A guarantor is someone (usually a family member) who has agreed to use their own property as additional security for the borrower's loan. If you are a guarantor, you are legally responsible for paying the loan if the borrower cannot repay their loan. For more information, see Going guarantor on the Money Smart website.
If you are guarantor or a co-borrower, you should get legal advice about your situation.
Paying someone else's loan can be considered a gift and may affect your Centrelink payments.
A default notice is a letter from the lender explaining that you have not made repayments to your loan.

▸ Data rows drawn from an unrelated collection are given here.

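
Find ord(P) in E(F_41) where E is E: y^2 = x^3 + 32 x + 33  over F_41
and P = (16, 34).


Compute successive multiples of P until we hit O:
  1P = (16, 34)
  2P = (1, 5)
  3P = (23, 29)
  4P = (0, 19)
  5P = (27, 30)
  6P = (31, 5)
  7P = (34, 9)
  8P = (9, 36)
  ... (continuing to 22P)
  22P = O

ord(P) = 22


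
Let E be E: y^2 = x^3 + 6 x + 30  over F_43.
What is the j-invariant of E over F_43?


Delta = -16(4 a^3 + 27 b^2) mod 43 = 28
-1728 * (4 a)^3 = -1728 * (4*6)^3 mod 43 = 4
j = 4 * 28^(-1) mod 43 = 37

j = 37 (mod 43)


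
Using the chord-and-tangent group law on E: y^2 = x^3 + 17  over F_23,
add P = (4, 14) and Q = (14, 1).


P != Q, so use the chord formula.
s = (y2 - y1) / (x2 - x1) = (10) / (10) mod 23 = 1
x3 = s^2 - x1 - x2 mod 23 = 1^2 - 4 - 14 = 6
y3 = s (x1 - x3) - y1 mod 23 = 1 * (4 - 6) - 14 = 7

P + Q = (6, 7)


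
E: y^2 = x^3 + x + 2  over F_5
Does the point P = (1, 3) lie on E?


Check whether y^2 = x^3 + 1 x + 2 (mod 5) for (x, y) = (1, 3).
LHS: y^2 = 3^2 mod 5 = 4
RHS: x^3 + 1 x + 2 = 1^3 + 1*1 + 2 mod 5 = 4
LHS = RHS

Yes, on the curve


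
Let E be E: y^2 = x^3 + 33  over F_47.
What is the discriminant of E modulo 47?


4 a^3 + 27 b^2 = 4*0^3 + 27*33^2 = 0 + 29403 = 29403
Delta = -16 * (29403) = -470448
Delta mod 47 = 22

Delta = 22 (mod 47)


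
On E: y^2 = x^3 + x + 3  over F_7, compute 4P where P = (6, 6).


k = 4 = 100_2 (binary, LSB first: 001)
Double-and-add from P = (6, 6):
  bit 0 = 0: acc unchanged = O
  bit 1 = 0: acc unchanged = O
  bit 2 = 1: acc = O + (6, 6) = (6, 6)

4P = (6, 6)


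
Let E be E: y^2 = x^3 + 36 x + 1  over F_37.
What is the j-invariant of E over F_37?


Delta = -16(4 a^3 + 27 b^2) mod 37 = 2
-1728 * (4 a)^3 = -1728 * (4*36)^3 mod 37 = 36
j = 36 * 2^(-1) mod 37 = 18

j = 18 (mod 37)


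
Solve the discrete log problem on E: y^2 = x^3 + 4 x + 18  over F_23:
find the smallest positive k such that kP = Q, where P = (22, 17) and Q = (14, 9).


Enumerate multiples of P until we hit Q = (14, 9):
  1P = (22, 17)
  2P = (14, 9)
Match found at i = 2.

k = 2


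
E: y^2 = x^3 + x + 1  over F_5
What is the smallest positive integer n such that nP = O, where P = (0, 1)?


Compute successive multiples of P until we hit O:
  1P = (0, 1)
  2P = (4, 2)
  3P = (2, 1)
  4P = (3, 4)
  5P = (3, 1)
  6P = (2, 4)
  7P = (4, 3)
  8P = (0, 4)
  ... (continuing to 9P)
  9P = O

ord(P) = 9


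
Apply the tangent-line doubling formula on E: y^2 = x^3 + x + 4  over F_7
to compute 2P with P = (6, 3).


Doubling: s = (3 x1^2 + a) / (2 y1)
s = (3*6^2 + 1) / (2*3) mod 7 = 3
x3 = s^2 - 2 x1 mod 7 = 3^2 - 2*6 = 4
y3 = s (x1 - x3) - y1 mod 7 = 3 * (6 - 4) - 3 = 3

2P = (4, 3)


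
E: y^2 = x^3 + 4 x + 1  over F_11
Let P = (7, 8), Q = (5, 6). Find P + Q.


P != Q, so use the chord formula.
s = (y2 - y1) / (x2 - x1) = (9) / (9) mod 11 = 1
x3 = s^2 - x1 - x2 mod 11 = 1^2 - 7 - 5 = 0
y3 = s (x1 - x3) - y1 mod 11 = 1 * (7 - 0) - 8 = 10

P + Q = (0, 10)


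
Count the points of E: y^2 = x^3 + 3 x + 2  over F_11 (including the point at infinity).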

If you have received a default notice, don't ignore it! You have 30 days to fix the default before the lender can start a court case to recover the debt from you.
- pay the arrears and your usual repayments in full
- apply to your lender for a hardship variation
- apply to the external dispute resolution (EDR) scheme, the Australian Financial Complaints Authority (AFCA).
If you are having problems paying your loan, you should speak to a free financial counsellor or get legal advice. A financial counsellor can give you independent advice about your financial situation and may help you negotiate with the lender.
For more information on how to deal with a default notice, apply for a hardship variation or to an EDR scheme, see Resolving your dispute with the bank or credit provider.
If you can't afford to pay the arrears, or if you have been served with a statement of claim, see the External Dispute Resolution page in the Local Court - Small Claims topic.
If you ignore a default notice, the lender can start a court case to recover the debt or repossess any goods that are secured by the loan. The lender can also charge reasonable enforcement costs.
Case study – Kaan's home loan
Kaan has a home loan with Bank Z. Last month, Kaan missed a repayment after he was admitted to hospital. Last week he received a default notice from Bank Z. Kaan is unable to work for the next two months due to his illness. He contacted Bank Z and applied for a hardship variation to change the repayments for two months until he returns back to work.